Emery helped St. Cyr to really zero in Christ’s words in Matthew 22: 37-39: “[Jesus] said to him, ‘You shall love the Lord, your God, with all your heart, with all your soul, and with all your mind. This is the greatest and the first commandment. The second is like it: You shall love your neighbor as yourself.’”

“Before Emery, I saw my neighbor, but I didn’t see my neighbor,” St. Cyr said. “And so just to see so many people that stood in between their miracle and the not yet—people that believed in God, believed in His greatness, His sovereignty, His miraculous healing power, but have not received it. It just blew my mind.

“And so for me as a songwriter, that’s kind of just been my lane,” he said. “To just write songs that provide comfort, that point people back to the hope and mercy of Christ.”

Fires

St. Cyr’s song “Fires”—which would eventually become a Top 20 hit on Christian radio—is one such song. St. Cyr had written it about six months before Emery’s birth. The song was about a man named Nathan, a husband and father of three who worked multiple jobs to provide for his family. He was on the verge of losing his home, but a community of Christians volunteered to pay off his house and some additional debt that he owed.

“Looking back now, I realize that God gave me Nathan’s story so that I could walk through mine,” St.

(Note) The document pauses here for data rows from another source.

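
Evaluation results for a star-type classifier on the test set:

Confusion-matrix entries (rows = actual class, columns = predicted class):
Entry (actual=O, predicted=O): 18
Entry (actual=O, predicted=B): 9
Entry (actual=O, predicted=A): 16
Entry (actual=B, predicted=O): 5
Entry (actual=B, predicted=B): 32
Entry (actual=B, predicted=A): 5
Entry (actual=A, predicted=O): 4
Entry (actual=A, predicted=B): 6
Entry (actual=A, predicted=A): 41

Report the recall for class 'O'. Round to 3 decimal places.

Treat 'O' as positive and all other classes as negative.
recall = TP/(TP+FN).
O: TP=18, FN=9+16=25 → 18/43 = 0.4186

0.419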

Cyr told KLOVE in an interview in 2021.

About 18 months after Emery’s birth, St. Cyr released “Fires” in the U.S. market. Its success allowed the St. Cyrs to finally follow their long-term dream and move to Nashville.

While the St. Cyrs were overwhelmed as they moved their whole lives to a new country, after several months, they eventually began to feel more and more settled in their Nashville community.

“It wasn’t leaving one home for another,” he said. “It was really God just calling us to expanding.”

Two years later, the St. Cyr family is feeling still more rooted in their Nashville home. And Emery, who is almost 5, has achieved remarkable milestones—milestones the St. Cyrs once wondered would be possible.

“She’s doing really good,” St. Cyr said. “She started preschool this year. She learned how to ride her bike. You just would never know at this point. She does have some weakness on the right side of her body, so she’s very much left-handed. But we are so grateful for the season that we’re in. We just feel that God has been so good to us, and we just feel like we’re back.”

Emery has now gone 18 months without any seizures.

“The MRIs are kind of revealing that she should be having a lot more activity,” St. Cyr said. “So the theory is that most of that wiring that is shared by the left and the right lobe has really rewired onto the right side. And so yeah, we’re again, just grateful for the season we’re in.”

Even so, St. Cyr says that he wouldn’t undo his families’ harder times, even if he could.

“I think having a child with special needs—and a child for that matter, I think every parent would testify to this—is that they literally take the life out of you to give you a new one,” he said. “And the quality of life that we’ve experienced is just…we wouldn’t trade it for the world. We wouldn’t give it back if we knew that our little Emery could be healed in this moment. Yet we’d have to give up all the things we’ve learned, all that we’ve grown, and all that this little girl has taught us. We couldn’t do it. We believe the world is better off. We are better off because of who she is and how she is right now.”